Finance minister Arun Jaitley, presenting a landmark budget 2017-18 of many firsts, has sprung a surprise few expected. He has raised government spending by a quarter per cent, signaling the government’s mood to splurge, but without breaching the fiscal-deficit limit. That’s the big takeaway that makes it a popular, not a populist budget.
The budget set against the backdrop of a destabilising demonetisation process, seeks to give a renewed but measured welfare a push because it is not dipping into more borrowings than the fiscal legroom permits.
The Modi government will look to bring 10 million households out of poverty under a pilot Antodaya mission, which will be a new targeted poverty alleviation scheme.

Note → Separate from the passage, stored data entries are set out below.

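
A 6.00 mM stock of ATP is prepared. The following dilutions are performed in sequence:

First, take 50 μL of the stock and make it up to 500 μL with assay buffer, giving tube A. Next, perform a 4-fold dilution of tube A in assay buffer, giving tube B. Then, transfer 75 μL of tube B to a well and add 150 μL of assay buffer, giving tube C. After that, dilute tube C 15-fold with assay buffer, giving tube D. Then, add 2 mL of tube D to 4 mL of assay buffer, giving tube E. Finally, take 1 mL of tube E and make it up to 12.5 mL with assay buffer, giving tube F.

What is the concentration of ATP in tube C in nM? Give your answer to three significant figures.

Step 1: 50 μL brought to 500 μL → factor 500/50 = 10
Step 2: 4-fold → factor 4
Step 3: 75 μL + 150 μL = 225 μL total → factor 225/75 = 3
Dilution factor through tube C = 10 × 4 × 3 = 120
[tube C] = 6.00 mM / 120 = 0.05000 mM = 5.00 × 10^4 nM

5.00 × 10^4 nM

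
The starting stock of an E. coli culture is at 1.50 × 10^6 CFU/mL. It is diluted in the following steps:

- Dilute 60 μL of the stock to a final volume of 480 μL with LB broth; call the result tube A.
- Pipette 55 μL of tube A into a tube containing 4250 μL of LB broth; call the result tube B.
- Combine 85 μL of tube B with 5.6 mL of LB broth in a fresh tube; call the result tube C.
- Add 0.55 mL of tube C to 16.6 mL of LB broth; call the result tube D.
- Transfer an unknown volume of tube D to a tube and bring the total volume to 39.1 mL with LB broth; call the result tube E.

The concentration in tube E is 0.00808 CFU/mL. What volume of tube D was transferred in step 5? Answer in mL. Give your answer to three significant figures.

0.275 mL

Step 1: 60 μL brought to 480 μL → factor 480/60 = 8
Step 2: 55 μL + 4250 μL = 4305 μL total → factor 4305/55 = 78.273
Step 3: 85 μL + 5.6 mL = 5685 μL total → factor 5685/85 = 66.882
Step 4: 0.55 mL + 16.6 mL = 17.15 mL total → factor 17.15/0.55 = 31.182
Step 5: v brought to 39.1 mL → factor = 39.1 mL/v
Product of known-step factors = 1.3059 × 10^6
Overall factor = 1.50 × 10^6 CFU/mL / (0.00808 CFU/mL) = 1.8564 × 10^8
Step-5 factor = 1.8564 × 10^8 / 1.3059 × 10^6 = 142.16
v = 39.1 mL / 142.16 = 0.275 mL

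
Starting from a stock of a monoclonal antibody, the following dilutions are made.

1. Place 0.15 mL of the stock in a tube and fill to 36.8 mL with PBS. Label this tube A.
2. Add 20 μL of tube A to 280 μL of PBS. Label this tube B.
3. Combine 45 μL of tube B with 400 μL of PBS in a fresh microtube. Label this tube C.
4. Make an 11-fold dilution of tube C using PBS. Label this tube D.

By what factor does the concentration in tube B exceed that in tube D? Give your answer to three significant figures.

Step 1: 0.15 mL brought to 36.8 mL → factor 36.8/0.15 = 245.33
Step 2: 20 μL + 280 μL = 300 μL total → factor 300/20 = 15
Step 3: 45 μL + 400 μL = 445 μL total → factor 445/45 = 9.8889
Step 4: 11-fold → factor 11
Dilution factor to tube B = 3680; to tube D = 4.003 × 10^5
[tube B]/[tube D] = (factor to tube D)/(factor to tube B) = 4.003 × 10^5/3680 = 109

109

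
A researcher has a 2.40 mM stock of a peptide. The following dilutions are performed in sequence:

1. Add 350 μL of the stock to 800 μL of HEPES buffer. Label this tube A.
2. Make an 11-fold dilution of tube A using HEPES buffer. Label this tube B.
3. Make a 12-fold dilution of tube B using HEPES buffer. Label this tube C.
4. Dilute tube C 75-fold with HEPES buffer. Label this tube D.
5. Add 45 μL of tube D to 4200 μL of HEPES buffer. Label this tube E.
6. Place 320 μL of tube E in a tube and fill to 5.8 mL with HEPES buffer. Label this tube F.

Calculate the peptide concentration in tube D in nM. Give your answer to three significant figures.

73.8 nM

Step 1: 350 μL + 800 μL = 1150 μL total → factor 1150/350 = 3.2857
Step 2: 11-fold → factor 11
Step 3: 12-fold → factor 12
Step 4: 75-fold → factor 75
Dilution factor through tube D = 3.2857 × 11 × 12 × 75 = 32529
[tube D] = 2.40 mM / 32529 = 7.378 × 10^-5 mM = 73.8 nM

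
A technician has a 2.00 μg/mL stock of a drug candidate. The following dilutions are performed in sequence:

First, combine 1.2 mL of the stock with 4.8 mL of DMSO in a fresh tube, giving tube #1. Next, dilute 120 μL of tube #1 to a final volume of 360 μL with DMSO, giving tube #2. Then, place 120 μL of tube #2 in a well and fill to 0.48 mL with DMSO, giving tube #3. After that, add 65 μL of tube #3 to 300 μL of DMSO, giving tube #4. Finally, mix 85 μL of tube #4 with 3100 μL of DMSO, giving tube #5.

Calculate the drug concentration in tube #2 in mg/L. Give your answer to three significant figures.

Step 1: 1.2 mL + 4.8 mL = 6 mL total → factor 6/1.2 = 5
Step 2: 120 μL brought to 360 μL → factor 360/120 = 3
Dilution factor through tube #2 = 5 × 3 = 15
[tube #2] = 2.00 μg/mL / 15 = 0.1333 μg/mL = 0.133 mg/L

0.133 mg/L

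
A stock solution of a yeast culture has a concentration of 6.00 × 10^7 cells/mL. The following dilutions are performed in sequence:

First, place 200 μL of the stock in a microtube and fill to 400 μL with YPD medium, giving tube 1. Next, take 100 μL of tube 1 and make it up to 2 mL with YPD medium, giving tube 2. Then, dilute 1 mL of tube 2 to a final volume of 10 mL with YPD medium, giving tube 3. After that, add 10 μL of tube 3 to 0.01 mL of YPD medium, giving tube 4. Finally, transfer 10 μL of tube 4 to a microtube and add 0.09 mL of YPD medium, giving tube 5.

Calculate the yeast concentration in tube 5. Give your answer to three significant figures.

7.50 × 10^3 cells/mL

Step 1: 200 μL brought to 400 μL → factor 400/200 = 2
Step 2: 100 μL brought to 2 mL → factor 2000/100 = 20
Step 3: 1 mL brought to 10 mL → factor 10/1 = 10
Step 4: 10 μL + 0.01 mL = 20 μL total → factor 20/10 = 2
Step 5: 10 μL + 0.09 mL = 100 μL total → factor 100/10 = 10
Dilution factor through tube 5 = 2 × 20 × 10 × 2 × 10 = 8000
[tube 5] = 6.00 × 10^7 cells/mL / 8000 = 7.50 × 10^3 cells/mL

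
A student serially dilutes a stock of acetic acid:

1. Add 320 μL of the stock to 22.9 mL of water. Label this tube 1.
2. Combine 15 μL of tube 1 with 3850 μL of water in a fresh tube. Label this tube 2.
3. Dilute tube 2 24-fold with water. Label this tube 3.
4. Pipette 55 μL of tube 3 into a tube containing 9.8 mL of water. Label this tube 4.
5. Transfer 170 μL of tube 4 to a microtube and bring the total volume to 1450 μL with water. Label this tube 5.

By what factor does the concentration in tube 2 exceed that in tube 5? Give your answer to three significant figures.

Step 1: 320 μL + 22.9 mL = 23220 μL total → factor 23220/320 = 72.562
Step 2: 15 μL + 3850 μL = 3865 μL total → factor 3865/15 = 257.67
Step 3: 24-fold → factor 24
Step 4: 55 μL + 9.8 mL = 9855 μL total → factor 9855/55 = 179.18
Step 5: 170 μL brought to 1450 μL → factor 1450/170 = 8.5294
Dilution factor to tube 2 = 18697; to tube 5 = 6.858 × 10^8
[tube 2]/[tube 5] = (factor to tube 5)/(factor to tube 2) = 6.858 × 10^8/18697 = 3.67 × 10^4

3.67 × 10^4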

Poverty alleviation has been a big theme in Jaitley’s budget speech. Measures include greater capacity building for panchayats and the highest ever increase (Rs 48,000 crore) for the rural jobs scheme MNREGA. However, at least Rs 12,000 crore of this will go towards payments of arrears.
Expecting a good monsoon, the government hopes that agriculture growth will be robust like this year’s 4.1%. The farm insurance scheme is set to be expanded to 40% of cropped, with higher allocation. However, the response from farmers have been far from satisfactory in the current year.

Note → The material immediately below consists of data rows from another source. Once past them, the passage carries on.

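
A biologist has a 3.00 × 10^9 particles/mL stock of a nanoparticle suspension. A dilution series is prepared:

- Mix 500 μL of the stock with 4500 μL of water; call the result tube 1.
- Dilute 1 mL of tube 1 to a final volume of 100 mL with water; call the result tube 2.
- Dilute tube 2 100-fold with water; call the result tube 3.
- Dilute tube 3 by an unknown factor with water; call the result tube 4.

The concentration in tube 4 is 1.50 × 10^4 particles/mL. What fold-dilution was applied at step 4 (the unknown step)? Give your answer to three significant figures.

Step 1: 500 μL + 4500 μL = 5000 μL total → factor 5000/500 = 10
Step 2: 1 mL brought to 100 mL → factor 100/1 = 100
Step 3: 100-fold → factor 100
Step 4: unknown factor x
Product of known-step factors = 1 × 10^5
Overall factor = 3.00 × 10^9 particles/mL / (1.50 × 10^4 particles/mL) = 2 × 10^5
x = 2 × 10^5 / 1 × 10^5 = 2.00

2.00-fold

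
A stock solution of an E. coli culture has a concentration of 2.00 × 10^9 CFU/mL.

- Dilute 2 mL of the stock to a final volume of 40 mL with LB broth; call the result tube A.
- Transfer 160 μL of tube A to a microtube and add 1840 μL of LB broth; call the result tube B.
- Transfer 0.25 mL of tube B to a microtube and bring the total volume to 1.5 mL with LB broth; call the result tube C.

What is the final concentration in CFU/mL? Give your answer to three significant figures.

1.33 × 10^6 CFU/mL

Step 1: 2 mL brought to 40 mL → factor 40/2 = 20
Step 2: 160 μL + 1840 μL = 2000 μL total → factor 2000/160 = 12.5
Step 3: 0.25 mL brought to 1.5 mL → factor 1.5/0.25 = 6
Overall dilution factor = 20 × 12.5 × 6 = 1500
Final = 2.00 × 10^9 CFU/mL / 1500 = 1.33 × 10^6 CFU/mL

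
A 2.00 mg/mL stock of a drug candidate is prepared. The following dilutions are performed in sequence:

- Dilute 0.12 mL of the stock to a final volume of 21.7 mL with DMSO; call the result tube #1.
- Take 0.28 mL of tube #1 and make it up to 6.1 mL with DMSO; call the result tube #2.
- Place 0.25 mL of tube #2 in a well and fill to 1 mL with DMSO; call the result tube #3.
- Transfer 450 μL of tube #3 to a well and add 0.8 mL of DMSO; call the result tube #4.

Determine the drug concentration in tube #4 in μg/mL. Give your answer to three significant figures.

0.0457 μg/mL

Step 1: 0.12 mL brought to 21.7 mL → factor 21.7/0.12 = 180.83
Step 2: 0.28 mL brought to 6.1 mL → factor 6.1/0.28 = 21.786
Step 3: 0.25 mL brought to 1 mL → factor 1/0.25 = 4
Step 4: 450 μL + 0.8 mL = 1250 μL total → factor 1250/450 = 2.7778
Overall dilution factor = 180.83 × 21.786 × 4 × 2.7778 = 43773
Final = 2.00 mg/mL / 43773 = 4.569 × 10^-5 mg/mL = 0.0457 μg/mL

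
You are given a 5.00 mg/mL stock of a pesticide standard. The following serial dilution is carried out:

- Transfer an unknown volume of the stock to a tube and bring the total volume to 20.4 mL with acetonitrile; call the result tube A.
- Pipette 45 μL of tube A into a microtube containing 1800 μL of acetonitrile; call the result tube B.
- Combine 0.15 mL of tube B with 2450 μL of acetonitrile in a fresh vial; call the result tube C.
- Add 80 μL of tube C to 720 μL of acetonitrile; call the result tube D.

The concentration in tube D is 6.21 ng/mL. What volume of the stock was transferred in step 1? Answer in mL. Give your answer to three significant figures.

Step 1: v brought to 20.4 mL → factor = 20.4 mL/v
Step 2: 45 μL + 1800 μL = 1845 μL total → factor 1845/45 = 41
Step 3: 0.15 mL + 2450 μL = 2.6 mL total → factor 2.6/0.15 = 17.333
Step 4: 80 μL + 720 μL = 800 μL total → factor 800/80 = 10
Product of known-step factors = 7106.7
Overall factor = 5.00 mg/mL / (6.21 ng/mL) = 8.0515 × 10^5
Step-1 factor = 8.0515 × 10^5 / 7106.7 = 113.3
v = 20.4 mL / 113.3 = 0.180 mL

0.180 mL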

The focus of MNREGA is being increasingly aligned to farm productivity and drought proofing. A majority of MNREGA activities will continue to be focused on rural water-harvesting systems, such as ponds. A new contract-farming law has been proposed, which could tackle India’s problem of low-scale agriculture due to fractious land-holdings.

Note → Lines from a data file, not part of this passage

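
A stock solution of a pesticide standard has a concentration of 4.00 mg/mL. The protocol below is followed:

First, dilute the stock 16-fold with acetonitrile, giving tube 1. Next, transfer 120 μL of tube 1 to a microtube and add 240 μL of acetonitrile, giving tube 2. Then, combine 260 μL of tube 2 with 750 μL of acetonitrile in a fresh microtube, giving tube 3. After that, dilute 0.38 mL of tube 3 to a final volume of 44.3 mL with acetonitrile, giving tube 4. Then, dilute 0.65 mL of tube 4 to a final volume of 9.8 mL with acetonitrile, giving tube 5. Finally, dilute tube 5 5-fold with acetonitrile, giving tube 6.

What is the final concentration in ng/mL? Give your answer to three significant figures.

Step 1: 16-fold → factor 16
Step 2: 120 μL + 240 μL = 360 μL total → factor 360/120 = 3
Step 3: 260 μL + 750 μL = 1010 μL total → factor 1010/260 = 3.8846
Step 4: 0.38 mL brought to 44.3 mL → factor 44.3/0.38 = 116.58
Step 5: 0.65 mL brought to 9.8 mL → factor 9.8/0.65 = 15.077
Step 6: 5-fold → factor 5
Overall dilution factor = 16 × 3 × 3.8846 × 116.58 × 15.077 × 5 = 1.6387 × 10^6
Final = 4.00 mg/mL / 1.6387 × 10^6 = 2.441 × 10^-6 mg/mL = 2.44 ng/mL

2.44 ng/mL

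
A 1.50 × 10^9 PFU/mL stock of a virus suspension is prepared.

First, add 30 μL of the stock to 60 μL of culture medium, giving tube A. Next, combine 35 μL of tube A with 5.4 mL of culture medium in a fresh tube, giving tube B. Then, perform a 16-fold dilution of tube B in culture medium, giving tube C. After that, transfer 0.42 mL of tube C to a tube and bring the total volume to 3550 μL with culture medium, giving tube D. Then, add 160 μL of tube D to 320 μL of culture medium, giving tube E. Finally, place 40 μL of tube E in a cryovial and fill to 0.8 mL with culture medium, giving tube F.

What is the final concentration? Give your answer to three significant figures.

Step 1: 30 μL + 60 μL = 90 μL total → factor 90/30 = 3
Step 2: 35 μL + 5.4 mL = 5435 μL total → factor 5435/35 = 155.29
Step 3: 16-fold → factor 16
Step 4: 0.42 mL brought to 3550 μL → factor 3.55/0.42 = 8.4524
Step 5: 160 μL + 320 μL = 480 μL total → factor 480/160 = 3
Step 6: 40 μL brought to 0.8 mL → factor 800/40 = 20
Overall dilution factor = 3 × 155.29 × 16 × 8.4524 × 3 × 20 = 3.7801 × 10^6
Final = 1.50 × 10^9 PFU/mL / 3.7801 × 10^6 = 397 PFU/mL

397 PFU/mL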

The government is looking to change its policy focus on affordable housing, which is a welfare measure, by extending to it the benefits enjoyed by big-ticket infrastructure industry. For instance, exemptions on profits made by firms building housing for poor. This will also help the real-estate sector to claw out of a severe blow from demonetization.
Those who worry about wrecking the finances, Jaitley’s fiscal path should be heartening. He increases capital expenditure, or money spent on new projects, not salaries or arrears, by 25.4% without deviating from the fiscal deficit target of 3.5% of GDP in FY17 (year ending March 2017) and to be consolidated further to 3% in FY18.
Inevitably, demonetization was a big theme in the budget. Jaitley said post-demonization, personal income tax receipts had gone up by 35% and along with a digital push, the goal is to bring more and more people into the formal economy. Cash payments will now no longer be permitted beyond Rs 3 lakh. A slew of new measures were announced to limit cash donations to political parties. A new legislation to confiscate property of big-time tax offenders was also announced.
The government has raised tax exemptions to small enterprises, the largest source of employment, to boost jobs. Despite low global growth, the government continues to pin its hopes on FDI, which was down to trickle in 2016. In a major reform, it announced the scrapping of the Foreign Investment Promotion Board to ensure all FDI takes the automatic-clearance route.
Contrary to heightened expectations of income-tax sops, Jaitley stuck to modest exemptions, of not more than just Rs 12000 annually, across the board. That’s not much.
The budget isn’t greatly innovative because the finance minister has believed more in staying the course he had set out on. Like in 2016, the budget’s focus remains the rural economy and fiscal consolidation. Therefore, two of the biggest expected announcements didn’t come through. One, a fancy universal basic income on the lines of Finland. And secondly, an amendment of the Fiscal Responsibility and Management Act to deviate from the scripted path of consolidation. Clearly, the Modi government doesn’t want to borrow more than it can earn.